"Asep banyak memakai lokalitas Kotabaru sebagai latar ceritanya. Berbeda dengan sastrawan lainnya, dia melihat Kotabaru bukan hanya pantainya yang indah, gunung bamega, atau Siring Lautnya. Asep justru bicara tentang orang-orangnya, termasuk Suku Bajau. Dan seperti seorang dalang, ia kerap menggunakan sudut penceritaan sebagai penutur yang 'menggerakkan' tokohnya. Dan sebagai penulis muda, beberapa tema kritik sosial pun tak lepas dari garapannya."
~Sandi Firly | Penulis & Wartawan
"Membaca karya-karya Asep adalah membaca Kotabaru mini yang merangkum lewat berbagai cerita. Selain itu, berbagai karakter yang unik dan tokoh yang dinamis membawa alur cerpen pada antologi ini cukup berperan aktif mengusung berbagai pesan moral kehidupan."

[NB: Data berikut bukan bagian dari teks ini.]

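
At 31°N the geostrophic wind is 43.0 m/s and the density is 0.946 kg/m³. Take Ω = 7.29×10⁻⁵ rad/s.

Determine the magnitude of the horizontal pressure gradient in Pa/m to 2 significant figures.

3.1×10⁻³ Pa/m

Coriolis parameter at 31°N:
f = 2Ω sin φ = 2 × 7.29×10⁻⁵ × sin 31° = 7.51×10⁻⁵ s⁻¹
Geostrophic balance rearranged: |∂P/∂n| = f ρ V_g
|∂P/∂n| = 7.51×10⁻⁵ × 0.946 × 43.0 = 3.05×10⁻³ Pa/m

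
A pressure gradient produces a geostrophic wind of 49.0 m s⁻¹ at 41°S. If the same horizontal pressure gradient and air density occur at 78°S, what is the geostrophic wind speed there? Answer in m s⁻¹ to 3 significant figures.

With the same pressure gradient and density, V_g ∝ 1/f ∝ 1/sin φ.
V₂ = V₁ · sin φ₁ / sin φ₂ = 49.0 × sin 41° / sin 78°
V₂ = 49.0 × 0.6561/0.9781 = 32.9 m s⁻¹

32.9 m s⁻¹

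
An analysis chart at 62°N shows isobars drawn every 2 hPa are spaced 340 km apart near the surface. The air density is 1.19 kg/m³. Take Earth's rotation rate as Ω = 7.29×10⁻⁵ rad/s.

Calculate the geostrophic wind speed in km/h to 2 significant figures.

Coriolis parameter at 62°N:
f = 2Ω sin φ = 2 × 7.29×10⁻⁵ × sin 62° = 1.29×10⁻⁴ s⁻¹
Pressure gradient: |∂P/∂n| = 200 Pa / 340000 m = 5.88×10⁻⁴ Pa/m
Geostrophic balance (pressure-gradient force = Coriolis force):
V_g = (1/(fρ)) |∂P/∂n| = 5.88×10⁻⁴ / (1.29×10⁻⁴ × 1.19) = 3.84 m/s
Converting: 3.84 m/s × 3.6 = 14 km/h

14 km/h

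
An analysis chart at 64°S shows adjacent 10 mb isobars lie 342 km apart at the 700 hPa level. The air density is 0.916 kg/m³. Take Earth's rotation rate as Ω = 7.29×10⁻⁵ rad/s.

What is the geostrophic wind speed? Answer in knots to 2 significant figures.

Coriolis parameter at 64°S:
f = 2Ω sin φ = 2 × 7.29×10⁻⁵ × sin 64° = 1.31×10⁻⁴ s⁻¹
Pressure gradient: |∂P/∂n| = 1000 Pa / 342000 m = 2.92×10⁻³ Pa/m
Geostrophic balance (pressure-gradient force = Coriolis force):
V_g = (1/(fρ)) |∂P/∂n| = 2.92×10⁻³ / (1.31×10⁻⁴ × 0.916) = 24.4 m/s
Converting: 24.4 m/s × 1.944 = 47 knots

47 knots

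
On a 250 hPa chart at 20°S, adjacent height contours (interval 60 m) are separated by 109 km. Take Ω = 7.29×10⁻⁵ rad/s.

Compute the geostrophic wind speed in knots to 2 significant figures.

210 knots

Coriolis parameter at 20°S:
f = 2Ω sin φ = 2 × 7.29×10⁻⁵ × sin 20° = 4.99×10⁻⁵ s⁻¹
Height gradient: |∂Z/∂n| = 60 m / 109000 m = 5.50×10⁻⁴
On a pressure surface, geostrophic balance gives V_g = (g/f)|∂Z/∂n|:
V_g = 9.81 × 5.50×10⁻⁴ / 4.99×10⁻⁵ = 108 m/s
Converting: 108 m/s × 1.944 = 210 knots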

~Ratih Ayuningrum | Penulis
"Bagi saya, kesederhanaan cerita dan pemilihan kata dalam kumcer 'Ziarah Debu' merupakan kemegahan tersendiri. Banyak hal kecil yang luput kita perhatikan, namun Asep Fauzi berhasil menghimpunnya menjadi kisah-kisah apik dan menarik. Sindiran-sindiran halus yang justru berhasil membuat pembaca nyinyir malu, pengambilan sudut pandang yang unik serta loklitas yabg terasa kental sekali, membuat cerpen-cerpennya tak mudah dilupakan."

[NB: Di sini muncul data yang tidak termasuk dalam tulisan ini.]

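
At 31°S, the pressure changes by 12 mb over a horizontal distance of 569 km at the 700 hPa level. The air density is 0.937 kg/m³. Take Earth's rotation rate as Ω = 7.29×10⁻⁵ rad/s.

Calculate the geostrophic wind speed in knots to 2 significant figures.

58 knots

Coriolis parameter at 31°S:
f = 2Ω sin φ = 2 × 7.29×10⁻⁵ × sin 31° = 7.51×10⁻⁵ s⁻¹
Pressure gradient: |∂P/∂n| = 1200 Pa / 569000 m = 2.11×10⁻³ Pa/m
Geostrophic balance (pressure-gradient force = Coriolis force):
V_g = (1/(fρ)) |∂P/∂n| = 2.11×10⁻³ / (7.51×10⁻⁵ × 0.937) = 30.0 m/s
Converting: 30.0 m/s × 1.944 = 58 knots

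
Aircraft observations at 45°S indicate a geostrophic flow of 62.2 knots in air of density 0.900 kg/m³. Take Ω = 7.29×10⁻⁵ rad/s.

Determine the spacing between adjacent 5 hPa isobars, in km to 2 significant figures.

170 km

Coriolis parameter at 45°S:
f = 2Ω sin φ = 2 × 7.29×10⁻⁵ × sin 45° = 1.03×10⁻⁴ s⁻¹
Wind speed in SI: 62.2 knots = 32.0 m/s
Geostrophic balance rearranged: |∂P/∂n| = f ρ V_g
|∂P/∂n| = 1.03×10⁻⁴ × 0.900 × 32.0 = 2.97×10⁻³ Pa/m
Isobar spacing: Δn = ΔP/|∂P/∂n| = 500 Pa / 2.97×10⁻³ Pa/m = 168406 m ≈ 170 km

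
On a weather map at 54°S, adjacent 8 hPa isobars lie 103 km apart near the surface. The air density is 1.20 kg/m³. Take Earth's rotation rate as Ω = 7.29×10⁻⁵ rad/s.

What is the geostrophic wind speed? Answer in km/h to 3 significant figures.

198 km/h

Coriolis parameter at 54°S:
f = 2Ω sin φ = 2 × 7.29×10⁻⁵ × sin 54° = 1.18×10⁻⁴ s⁻¹
Pressure gradient: |∂P/∂n| = 800 Pa / 103000 m = 7.77×10⁻³ Pa/m
Geostrophic balance (pressure-gradient force = Coriolis force):
V_g = (1/(fρ)) |∂P/∂n| = 7.77×10⁻³ / (1.18×10⁻⁴ × 1.20) = 54.9 m/s
Converting: 54.9 m/s × 3.6 = 198 km/h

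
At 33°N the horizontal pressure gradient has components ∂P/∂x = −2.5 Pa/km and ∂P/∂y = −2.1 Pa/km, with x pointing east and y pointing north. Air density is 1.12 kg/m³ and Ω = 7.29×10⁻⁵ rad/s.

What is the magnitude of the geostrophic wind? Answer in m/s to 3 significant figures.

Coriolis parameter at 33°N:
f = 2Ω sin φ = 2 × 7.29×10⁻⁵ × sin 33° = 7.94×10⁻⁵ s⁻¹
Component geostrophic relations (x east, y north):
u_g = −(1/(fρ)) ∂P/∂y,  v_g = (1/(fρ)) ∂P/∂x
u_g = −(−2.1×10⁻³)/(7.94×10⁻⁵ × 1.12) = 23.6 m/s;  v_g = (−2.5×10⁻³)/(7.94×10⁻⁵ × 1.12) = −28.1 m/s
|V_g| = √(u_g² + v_g²) = 36.7 m/s

36.7 m/s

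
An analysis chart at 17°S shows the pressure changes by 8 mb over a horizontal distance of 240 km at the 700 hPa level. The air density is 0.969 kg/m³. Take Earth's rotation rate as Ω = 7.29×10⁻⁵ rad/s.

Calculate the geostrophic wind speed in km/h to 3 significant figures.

291 km/h

Coriolis parameter at 17°S:
f = 2Ω sin φ = 2 × 7.29×10⁻⁵ × sin 17° = 4.26×10⁻⁵ s⁻¹
Pressure gradient: |∂P/∂n| = 800 Pa / 240000 m = 3.33×10⁻³ Pa/m
Geostrophic balance (pressure-gradient force = Coriolis force):
V_g = (1/(fρ)) |∂P/∂n| = 3.33×10⁻³ / (4.26×10⁻⁵ × 0.969) = 80.7 m/s
Converting: 80.7 m/s × 3.6 = 291 km/h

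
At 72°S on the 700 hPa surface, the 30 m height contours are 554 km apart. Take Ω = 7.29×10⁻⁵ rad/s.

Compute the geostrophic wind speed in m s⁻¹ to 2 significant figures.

3.8 m s⁻¹

Coriolis parameter at 72°S:
f = 2Ω sin φ = 2 × 7.29×10⁻⁵ × sin 72° = 1.39×10⁻⁴ s⁻¹
Height gradient: |∂Z/∂n| = 30 m / 554000 m = 5.42×10⁻⁵
On a pressure surface, geostrophic balance gives V_g = (g/f)|∂Z/∂n|:
V_g = 9.81 × 5.42×10⁻⁵ / 1.39×10⁻⁴ = 3.83 m/s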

~Kamiluddin Azis | Novelis, Penikmat Sastra, Bandung
"Cerpen-cerpen Asep Fauzi seperti membawa kabar-kabar dari seberang: kemenangan dan lebih banyak di antaranya: kekalahan, kesepian, penyesalan, kehilangan, serta perayaan atas realitas kehidupan masyarakat di pesisir laut Kalimantan. Pengambilan sudut pandang yang tak lazim membuat pembaca seperti menjadi bagian dari cerita dan tergulung ke dalan ombaj kemuraman, ketidakberdayaan, hari-hari yang gelap, namun di ujungnya, setelah badai mereda, dia menyajikan ketegaran atau setidaknya harapan."